Supreme Court's stark reminder: Court of Appeal decision that legal advice privilege does not apply to legal advice given by a professional other than a lawyer
On 23 January 2013, the Supreme Court handed down its judgment in the case of R (on the application of Prudential plc and another) v Special Commissioner of Income Tax (2013) UKSC 1, confirming the Court of Appeal decision that legal advice privilege does not apply to legal advice given by a professional other than a lawyer.
Implications for the real estate sector
Even though this particular case relates to tax advice provided by accountants, the Supreme Court stressed that the principle is wider, and so affects all professionals who, though they are not lawyers, provide legal advice in the course of their business.
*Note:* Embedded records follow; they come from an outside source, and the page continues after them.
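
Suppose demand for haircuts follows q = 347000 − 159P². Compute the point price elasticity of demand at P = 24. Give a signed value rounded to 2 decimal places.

dq/dP = −2·159·P = -7632. At P = 24, q = 255416.
Ed = (dq/dP)·(P/q) = (-7632) × (24/255416) = -0.7171…

-0.72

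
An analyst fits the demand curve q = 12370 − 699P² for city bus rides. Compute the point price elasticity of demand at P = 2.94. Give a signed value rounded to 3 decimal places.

-1.910

dq/dP = −2·699·P = -4110.12. At P = 2.94, q = 6328.1236.
Ed = (dq/dP)·(P/q) = (-4110.12) × (2.94/6328.1236) = -1.90953…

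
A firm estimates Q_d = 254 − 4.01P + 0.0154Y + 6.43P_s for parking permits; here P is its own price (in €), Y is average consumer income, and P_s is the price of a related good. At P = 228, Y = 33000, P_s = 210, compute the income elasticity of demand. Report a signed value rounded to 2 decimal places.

0.42

At the given values, Q_d = 254 − 4.01(228) + 0.0154(33000) + 6.43(210) = 1198.22.
∂Q_d/∂Y = 0.0154.
E = (0.0154) × (33000/1198.22) = 0.4241…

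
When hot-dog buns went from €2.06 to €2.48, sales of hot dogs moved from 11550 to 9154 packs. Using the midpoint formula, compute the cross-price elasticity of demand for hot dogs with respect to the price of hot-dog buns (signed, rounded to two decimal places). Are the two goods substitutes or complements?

%ΔQ_{hot dogs} = (9154 − 11550)/avg = -2396/10352 = -0.231452…
%ΔP_{hot-dog buns} = (2.48 − 2.06)/avg = 0.42/2.27 = 0.185022…
E_cross = (-2396/10352) / (0.42/2.27) = -1.2509…
E_cross < 0 ⇒ the goods are complements.

-1.25; complements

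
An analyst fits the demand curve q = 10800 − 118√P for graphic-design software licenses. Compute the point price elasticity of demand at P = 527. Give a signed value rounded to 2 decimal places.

dq/dP = −118/(2√P) = -2.57008. At P = 527, q = 8091.14.
Ed = (dq/dP)·(P/q) = (-2.57008) × (527/8091.14) = -0.1673…

-0.17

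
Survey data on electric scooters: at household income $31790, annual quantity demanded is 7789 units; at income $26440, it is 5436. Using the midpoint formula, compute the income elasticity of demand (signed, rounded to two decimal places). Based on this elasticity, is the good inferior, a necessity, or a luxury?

1.94; luxury

%ΔQ = (5436 − 7789)/[( 7789 + 5436)/2] = -2353/6612.5 = -0.355841…
%ΔIncome = (26440 − 31790)/[( 31790 + 26440)/2] = -5350/29115 = -0.183754…
E_income = (-2353/6612.5) / (-5350/29115) = 1.9365…
E_income > 1 ⇒ normal good, luxury.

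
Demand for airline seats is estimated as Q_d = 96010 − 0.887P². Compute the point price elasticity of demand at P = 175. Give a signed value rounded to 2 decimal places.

-0.79

dQ_d/dP = −2·0.887·P = -310.45. At P = 175, Q_d = 68845.625.
Ed = (dQ_d/dP)·(P/Q_d) = (-310.45) × (175/68845.625) = -0.7891…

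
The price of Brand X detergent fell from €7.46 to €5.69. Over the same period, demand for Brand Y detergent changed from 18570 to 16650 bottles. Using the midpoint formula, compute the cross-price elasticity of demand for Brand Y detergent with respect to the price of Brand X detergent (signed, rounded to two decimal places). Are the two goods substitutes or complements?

%ΔQ_{Brand Y detergent} = (16650 − 18570)/avg = -1920/17610 = -0.109028…
%ΔP_{Brand X detergent} = (5.69 − 7.46)/avg = -1.77/6.575 = -0.269201…
E_cross = (-1920/17610) / (-1.77/6.575) = 0.4050…
E_cross > 0 ⇒ the goods are substitutes.

0.41; substitutes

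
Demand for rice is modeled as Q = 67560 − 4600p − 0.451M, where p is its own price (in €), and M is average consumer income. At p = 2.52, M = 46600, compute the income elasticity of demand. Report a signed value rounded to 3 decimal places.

-0.601

At the given values, Q = 67560 − 4600(2.52) − 0.451(46600) = 34951.4.
∂Q/∂M = -0.451.
E = (-0.451) × (46600/34951.4) = -0.60130…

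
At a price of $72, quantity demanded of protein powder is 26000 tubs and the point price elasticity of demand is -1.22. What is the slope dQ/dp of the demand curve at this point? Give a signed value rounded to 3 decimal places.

-440.556

Ed = (dQ/dp)·(p/Q) ⇒ dQ/dp = Ed·Q/p = (-1.22)·26000/72 = -440.55555…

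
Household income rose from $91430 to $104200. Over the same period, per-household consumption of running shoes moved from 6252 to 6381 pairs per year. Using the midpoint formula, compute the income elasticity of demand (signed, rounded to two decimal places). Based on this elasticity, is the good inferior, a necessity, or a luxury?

%ΔQ = (6381 − 6252)/[( 6252 + 6381)/2] = 129/6316.5 = 0.020422…
%ΔIncome = (104200 − 91430)/[( 91430 + 104200)/2] = 12770/97815 = 0.130552…
E_income = (129/6316.5) / (12770/97815) = 0.1564…
0 < E_income < 1 ⇒ normal good, necessity.

0.16; necessity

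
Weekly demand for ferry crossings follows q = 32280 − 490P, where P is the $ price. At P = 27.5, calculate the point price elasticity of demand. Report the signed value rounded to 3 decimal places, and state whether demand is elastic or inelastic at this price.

-0.717; inelastic

dq/dP = −490. At P = 27.5, q = 32280 − 490(27.5) = 18805.
Ed = (dq/dP)·(P/q) = −490 × (27.5/18805) = -0.71656…
|Ed| = 0.717 < 1, so demand is inelastic.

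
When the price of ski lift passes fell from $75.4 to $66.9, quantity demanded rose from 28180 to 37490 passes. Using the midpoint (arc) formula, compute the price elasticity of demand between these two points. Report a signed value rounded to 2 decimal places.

%ΔQ = (37490 − 28180) / [(28180 + 37490)/2] = 9310/32835 = 0.283538…
%ΔP = (66.9 − 75.4) / [(75.4 + 66.9)/2] = -8.5/71.15 = -0.119465…
Arc Ed = %ΔQ / %ΔP = (9310/32835) / (-8.5/71.15) = -2.3733…

-2.37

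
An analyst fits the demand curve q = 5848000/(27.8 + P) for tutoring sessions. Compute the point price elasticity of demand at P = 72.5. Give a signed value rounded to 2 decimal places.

-0.72

dq/dP = −5848000/(27.8 + P)² = -581.307. At P = 72.5, q = 58305.1.
Ed = (dq/dP)·(P/q) = (-581.307) × (72.5/58305.1) = -0.7228…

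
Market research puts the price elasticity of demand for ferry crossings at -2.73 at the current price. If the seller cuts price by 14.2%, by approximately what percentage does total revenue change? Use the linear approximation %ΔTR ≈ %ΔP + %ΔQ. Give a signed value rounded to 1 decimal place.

+24.6%

%ΔQ ≈ Ed × %ΔP = (-2.73) × (-14.2%) = +38.7660%
%ΔTR ≈ %ΔP + %ΔQ = (-14.2%) + (+38.7660%) = +24.5660%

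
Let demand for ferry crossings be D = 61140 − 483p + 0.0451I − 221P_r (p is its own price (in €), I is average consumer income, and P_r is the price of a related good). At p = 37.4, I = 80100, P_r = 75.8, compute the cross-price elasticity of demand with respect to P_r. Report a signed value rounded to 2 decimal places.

At the given values, D = 61140 − 483(37.4) + 0.0451(80100) − 221(75.8) = 29936.51.
∂D/∂P_r = -221.
E = (-221) × (75.8/29936.51) = -0.5595…

-0.56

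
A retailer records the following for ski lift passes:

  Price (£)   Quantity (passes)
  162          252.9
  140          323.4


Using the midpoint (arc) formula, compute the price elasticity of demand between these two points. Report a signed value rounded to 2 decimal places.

-1.68

%ΔQ = (323.4 − 252.9) / [(252.9 + 323.4)/2] = 70.5/288.15 = 0.244664…
%ΔP = (140 − 162) / [(162 + 140)/2] = -22/151 = -0.145695…
Arc Ed = %ΔQ / %ΔP = (70.5/288.15) / (-22/151) = -1.6792…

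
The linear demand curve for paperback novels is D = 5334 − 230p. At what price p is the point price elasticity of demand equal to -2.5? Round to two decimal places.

16.57

Ed = −230p/(5334 − 230p). Set this equal to -2.5:
230p = 2.5·(5334 − 230p) ⇒ 230p(1 + 2.5) = 2.5·5334
p = 2.5·5334 / (230·3.5) = 16.5652…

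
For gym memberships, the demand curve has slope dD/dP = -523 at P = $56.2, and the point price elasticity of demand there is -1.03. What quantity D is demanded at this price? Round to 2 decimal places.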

Professionals in the real estate sector often provide legal advice to clients in their particular area of expertise, including:
- rights of light surveyors' advice in relation to potential developments
- architects' and engineers' advice on building regulations
- planning consultants' advice on planning regulations
- valuers' advice on dilapidations liability and section 18 valuations
- agents' advice in relation to break notice and/or lease renewal tactics
- party wall surveyors' advice in relation to party wall issues
- surveyors' advice in relation to service charges
It is not always possible for all advice to come from a legal professional, so it is worth taking precautions to reduce the possibility of having to disclose information to the other side, if the matter becomes contentious.
General precautions include:
- Property professionals should avoid providing legal advice or commenting on it in writing. Best practice is to discuss via telephone or face-to-face. It is important to stress that the professional and/or client can still be cross-examined at trial on such oral communications.
- Legal advice is best provided by lawyers to ensure that it remains privileged
- Clients' concerns and queries for advice must be disclosed in litigation unless they form part of a request for legal advice to a lawyer. Therefore, clients and property professionals should avoid expressing their views on the strengths and weaknesses of the position in writing, unless it is part of a specific request for legal advice.